Attached: Explain key field description

  1. Table: The table referenced by the output row

  2. Type: connection type. Common types are: ALL, index, range, ref, eq_ref, const, system, NULL (left to right, poor to good performance), ALL: Full Table Scan, MySQL will traverse the entire Table to find a matching row, no match

  3. Possible_keys: Possible_keys will be listed if there is an index on a column involved in the query, but it may not be used in the query.

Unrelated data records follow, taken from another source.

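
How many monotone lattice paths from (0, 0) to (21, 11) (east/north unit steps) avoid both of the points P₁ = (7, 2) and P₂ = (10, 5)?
Number of paths = 71351232

Inclusion–exclusion. Total paths: C(32, 21) = 129024480. Through P₁: C(9, 7)·C(23, 14) = 29418840. Through P₂: C(15, 10)·C(17, 11) = 37165128. Since P₁ is strictly southwest of P₂, a monotone path through both must visit P₁ then P₂; paths through both = C(9, 7)·C(6, 3)·C(17, 11) = 8910720. Avoid both = 129024480 − 29418840 − 37165128 + 8910720 = 71351232.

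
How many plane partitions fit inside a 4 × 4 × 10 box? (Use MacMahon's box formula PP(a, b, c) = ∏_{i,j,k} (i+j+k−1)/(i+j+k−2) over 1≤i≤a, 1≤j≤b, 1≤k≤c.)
PP(4, 4, 10) = 2254684432

Evaluate the triple product over i = 1..4, j = 1..4, k = 1..10. The factors are (2/1) · (3/2) · (4/3) · (5/4) · (6/5) · (7/6) · (8/7) · (9/8) · … (160 factors total). The numerators and denominators telescope so the product is an integer; carrying out the multiplication exactly gives PP(4, 4, 10) = 2254684432.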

If the column is NULL, there is no related index. It is recommended to create an appropriate index and check the query again with EXPLAIN

  4. Key: the column that shows the Key (index) MySQL actually decides to use

  5. Rows: indicates the number of rows that the MySQL queries based on the table statistics and index selection. The smaller the number, the better.

At the end

At 16:00 in the afternoon, I found the corresponding R & D and found that the table was a table for the back-end periodic synchronization of stage-point data information. Due to misoperation, the program had an infinite loop for the current data. In just one week, 20 million data information was written into a table with 3000 data. As a result, a Broken Pipe message was displayed in the background log when users searched related data, indicating that the CPU of the database reached 80%. At this point, after data cleaning (which is also a very troublesome thing, for deleting big data, it will directly timeout), the problem is solved and the system runs normally.

Mysql > delete 25 million big data

Delete small data with regular delete can, delete tens of millions of large data will be very slow, and will not release disk space, policy: create a new table, import data that does not need to be deleted, and then delete the old table, rename the new table to the old table, the steps are as follows

1. Create a new table based on the old table

create table sys_xm_jd_cp like sys_xm_jd;

Insert data (tens of millions of data must be inserted in batches, limited to 500,000 at a time, after all, mysql data processing capacity is limited), can be queried by ID after insert

insert into sys_xm_jd_cp select * from sys_xm_jd where periodid > 1000 and periodid <= 3000; The new tables retain only useful data, freeing up disk space

Drop the old watch

drop table sys_xm_jd;

4, rename the new table to sys_xM_JD

alter table sys_xm_jd_cp rename to sys_xm_jd;

We will continue to cover other scenarios.